VanWyckExpress
As Wall Street braces for a flurry of retail earnings this week, Raymond James analyst Rick Patel warns Abercrombie & Fitch (NYSE:ANF) investors to brace for tariff-related headwinds and the possibility for sales to slow for the first time in eight quarters.
Citing industry metrics including store traffic, online promotions, and Google Trends, Patel sees early signs that the brand faced declines from the previous quarter while promotions were up sequentially, both of which could pressure the company’s gross margins.
While the latest quarterly results could disappoint, the stock has already retreated 51% year-over-year, which suggests most of the bad news tied to the company’s exposure to tariffs is already priced in.
With established levers of growth and margin expansion, Patel maintains his Outperform rating on Abercrombie & Fitch (NYSE:ANF), eyeing the current stock price as an attractive entry point if the results match expectations, but lowered his price target to $90 from $110 to reflect the more cautious outlook and deterioration in the stock price over the past 6 months.
Abercrombie & Fitch (NYSE:ANF) – which reports before the open on Wednesday — is expected to report an adjusted profit of $1.37 per share on $1.06B in sales.

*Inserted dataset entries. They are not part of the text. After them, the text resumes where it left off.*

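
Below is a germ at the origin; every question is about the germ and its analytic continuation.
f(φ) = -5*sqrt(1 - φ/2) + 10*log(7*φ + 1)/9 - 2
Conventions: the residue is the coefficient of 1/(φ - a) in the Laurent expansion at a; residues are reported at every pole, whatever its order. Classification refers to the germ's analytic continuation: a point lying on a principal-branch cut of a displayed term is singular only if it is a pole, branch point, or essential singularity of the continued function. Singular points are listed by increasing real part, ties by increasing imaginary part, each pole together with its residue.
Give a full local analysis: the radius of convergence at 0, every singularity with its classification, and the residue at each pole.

Radius of convergence at 0: 1/7.
At -1/7: a logarithmic branch point.
At 2: an algebraic (square-root) branch point.

Branch term (-5)*sqrt(1 - φ/(2)): its argument vanishes at φ = 2, a square-root branch point, modulus 2.
Branch term (10/9)*log(1 - φ/(-1/7)): its argument vanishes at φ = -1/7, a logarithmic branch point, modulus 1/7.
The radius of convergence is the smallest modulus among the singular points: 1/7.
List the singular points by increasing real part (a conjugate pair: the negative imaginary part first).


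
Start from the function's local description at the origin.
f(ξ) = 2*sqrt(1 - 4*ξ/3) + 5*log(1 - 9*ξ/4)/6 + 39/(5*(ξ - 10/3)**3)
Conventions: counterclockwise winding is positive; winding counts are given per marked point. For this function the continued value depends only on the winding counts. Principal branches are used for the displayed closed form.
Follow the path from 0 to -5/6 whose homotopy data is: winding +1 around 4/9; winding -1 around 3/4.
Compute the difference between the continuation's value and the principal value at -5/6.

The rational part is single-valued and drops out of the difference; each branch term changes only by its own monodromy.
(2)*sqrt(1 - ξ/(3/4)): winding -1 is odd, the square root flips sign, contributing -2*(2)*sqrt(1 - (-5/6)/(3/4)) = -2*(2)*sqrt(19/9) = -(4/3)*sqrt(19).
(5/6)*log(1 - ξ/(4/9)): each positive loop around 4/9 adds 2*pi*i to the log, so winding +1 contributes (5/6)*(1)*2*pi*i = (5/3)*pi*i.
Summing the contributions at ξ = -5/6 gives (-(4/3)*sqrt(19)) + ((5/3)*pi)*i.

Continued minus principal equals (-(4/3)*sqrt(19)) + ((5/3)*pi)*i.


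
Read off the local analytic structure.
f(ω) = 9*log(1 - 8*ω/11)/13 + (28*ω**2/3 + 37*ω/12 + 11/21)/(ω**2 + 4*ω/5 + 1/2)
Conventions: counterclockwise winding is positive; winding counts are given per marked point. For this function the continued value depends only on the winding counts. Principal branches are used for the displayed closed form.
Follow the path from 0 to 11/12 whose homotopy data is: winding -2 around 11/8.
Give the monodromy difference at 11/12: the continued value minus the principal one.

The rational part is single-valued and drops out of the difference; each branch term changes only by its own monodromy.
(9/13)*log(1 - ω/(11/8)): each positive loop around 11/8 adds 2*pi*i to the log, so winding -2 contributes (9/13)*(-2)*2*pi*i = -(36/13)*pi*i.
Summing the contributions at ω = 11/12 gives -(36/13)*pi*i.

Continued minus principal equals -(36/13)*pi*i.


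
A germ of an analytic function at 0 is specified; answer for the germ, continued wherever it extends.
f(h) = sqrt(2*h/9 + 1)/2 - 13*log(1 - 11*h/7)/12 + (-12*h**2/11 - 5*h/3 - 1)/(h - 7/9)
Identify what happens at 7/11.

The point is a logarithmic branch point.

The term (-13/12)*log(1 - h/(7/11)) has argument 1 - 7/11/(7/11) = 0 at 7/11: a logarithmic (infinitely-sheeted) branch point; the remaining terms are analytic or single-valued there.


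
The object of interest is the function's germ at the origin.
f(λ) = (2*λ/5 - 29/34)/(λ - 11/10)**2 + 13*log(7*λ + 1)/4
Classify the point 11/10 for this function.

The point is a pole of order 2.

The denominator factor λ - 11/10 vanishes at 11/10 and appears to the power 2; the numerator there equals -351/850, nonzero, and no other factor vanishes.
The branch terms are analytic at this point.
Hence a pole whose order is the multiplicity, 2.


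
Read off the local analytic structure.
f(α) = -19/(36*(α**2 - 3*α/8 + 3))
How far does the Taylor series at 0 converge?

Denominator factor (α**2 - 3*α/8 + 3): discriminant -759/64, complex-conjugate roots (3/16) + ((1/16)*sqrt(759))*i and (3/16) - ((1/16)*sqrt(759))*i; poles of order 1, moduli sqrt(3) and sqrt(3).
The radius of convergence is the smallest modulus among the singular points: sqrt(3).

The radius of convergence is sqrt(3).


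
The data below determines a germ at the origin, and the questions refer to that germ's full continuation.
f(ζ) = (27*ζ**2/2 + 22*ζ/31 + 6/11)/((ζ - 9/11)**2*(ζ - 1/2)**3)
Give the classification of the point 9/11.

The point is a pole of order 2.

The denominator factor ζ - 9/11 vanishes at 9/11 and appears to the power 2; the numerator there equals 76245/7502, nonzero, and no other factor vanishes.
Hence a pole whose order is the multiplicity, 2.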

This compares to the same quarter last year, in which the company earned a profit of $2.14 on $1.0B in sales. Over the past three months, earnings estimates have been lowered 6 times and up only 3 times. Revenue estimates have been lowered 8 times, with no upward revisions.
Last quarter, Abercrombie & Fitch (ANF) beat both the top- and bottom-line expectations but issued cautious profit guidance, leading to a 17% retreat in the stock price.